Beijing Institute of Mathematical Sciences and Applications

Zheng Wei Liu , Shing-Tung Yau , Hui Zhao

Edward Chien

Friday, April 29, 2022 9:30 AM - 10:30 AM

Zoom 388 528 9728 (BIMSA)

Tutte’s harmonic parameterization method is a discrete realization of the Rado-Kneser-Choquet theorem and is a basic tool for many graphics and geometry processing pipelines. Given a mesh of disk topology, with boundary mapped to the boundary of a convex polygon, a simple linear solve results in a guaranteed bijective parameterization. In two recent graphics works, we generalize this parametrization method for locally injective “seamless” parameterizations of meshes of arbitrary topology (cut to a disk). Analogous boundary conditions are found for this scenario, and a discrete index argument on harmonic forms is used to prove the result. I will sketch this argument, note the relevance of seamless parameterizations to quadrilateral meshing, and discuss our numerical implementation of the result. Time permitting, possible extensions and related works on conformal mapping will be discussed. [1] A. Bright, E. Chien, O. Weber, Harmonic global parameterization with rational holonomy, ACM Transactions on Graphics Vol. 36, No. 4 (SIGGRAPH 2017) [2] E. F. Hefetz, E. Chien, O. Weber, A subspace method for fast locally-injective harmonic mapping, Computer Graphics Forum Vol. 38, No. 2 (Eurographics 2019)
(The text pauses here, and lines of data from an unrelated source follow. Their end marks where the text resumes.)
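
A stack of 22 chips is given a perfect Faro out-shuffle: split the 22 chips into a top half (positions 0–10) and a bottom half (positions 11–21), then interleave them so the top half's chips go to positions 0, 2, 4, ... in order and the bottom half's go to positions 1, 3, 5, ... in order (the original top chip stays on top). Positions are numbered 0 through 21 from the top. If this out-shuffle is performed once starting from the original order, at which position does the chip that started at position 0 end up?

Position 0 is a fixed point of every out-shuffle, so the chip never moves.

0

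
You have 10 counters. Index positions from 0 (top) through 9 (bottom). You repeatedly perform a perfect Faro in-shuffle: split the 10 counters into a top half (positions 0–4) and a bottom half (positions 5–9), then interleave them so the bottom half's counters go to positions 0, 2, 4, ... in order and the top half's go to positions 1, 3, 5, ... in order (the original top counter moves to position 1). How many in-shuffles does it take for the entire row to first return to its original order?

The in-shuffle permutes the 10 positions with cycle lengths [10].
Every counter is home exactly when every cycle has completed a whole number of laps, i.e. after lcm(10) = 10 in-shuffles.

10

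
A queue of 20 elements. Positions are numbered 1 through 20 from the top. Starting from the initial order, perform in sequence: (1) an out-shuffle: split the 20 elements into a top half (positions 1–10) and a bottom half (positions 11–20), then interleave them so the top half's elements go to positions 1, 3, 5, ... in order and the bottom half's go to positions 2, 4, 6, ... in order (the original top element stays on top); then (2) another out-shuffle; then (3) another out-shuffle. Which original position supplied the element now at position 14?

5

Undo the operations in reverse order, starting from position 14:
  undo op 3 (out-shuffle, from bottom half): 14 ← 17
  undo op 2 (out-shuffle, from top half): 17 ← 9
  undo op 1 (out-shuffle, from top half): 9 ← 5
So the element at position 14 came from original position 5.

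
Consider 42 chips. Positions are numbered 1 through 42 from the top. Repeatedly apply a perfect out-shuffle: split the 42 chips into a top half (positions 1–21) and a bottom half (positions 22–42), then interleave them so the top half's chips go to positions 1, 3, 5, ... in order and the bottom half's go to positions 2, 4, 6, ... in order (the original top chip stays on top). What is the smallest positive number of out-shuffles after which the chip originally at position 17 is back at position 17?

20

Follow position 17 under repeated out-shuffles:
17 → 33 → 24 → 6 → 11 → 21 → 41 → 40 → 38 → 34 → 26 → 10 → 19 → 37 → 32 → 22 → 2 → 3 → 5 → 9 → 17
It first returns after 20 out-shuffles.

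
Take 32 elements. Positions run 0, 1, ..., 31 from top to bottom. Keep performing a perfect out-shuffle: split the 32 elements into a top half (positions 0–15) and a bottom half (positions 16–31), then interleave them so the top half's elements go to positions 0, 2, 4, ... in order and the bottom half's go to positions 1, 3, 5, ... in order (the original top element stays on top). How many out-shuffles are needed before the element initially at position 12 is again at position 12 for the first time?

5

Follow position 12 under repeated out-shuffles:
12 → 24 → 17 → 3 → 6 → 12
It first returns after 5 out-shuffles.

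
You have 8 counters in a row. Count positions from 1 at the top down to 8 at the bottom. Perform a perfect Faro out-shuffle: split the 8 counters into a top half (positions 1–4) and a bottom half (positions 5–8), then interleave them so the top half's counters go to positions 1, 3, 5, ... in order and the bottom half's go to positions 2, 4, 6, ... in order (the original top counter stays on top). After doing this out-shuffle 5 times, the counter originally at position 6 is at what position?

7

Track the counter's position through each out-shuffle:
6 → 4 → 7 → 6 → 4 → 7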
Edward Chien is an Assistant Professor of Computer Science at Boston University, having joined recently in 2020. His research applies tools and insights from differential geometry and topology to solve problems in graphics, computational engineering, and machine learning. His work has been published in venues such as SIGGRAPH, SGP, NeurIPS, and ICML. Prior to BU, he was a Postdoc in the Geometric Data Processing group at MIT, led by Justin Solomon, and in Ofir Weber’s lab at Bar-Ilan University. He earned his PhD in Mathematics from Rutgers in 2015 working with Feng Luo.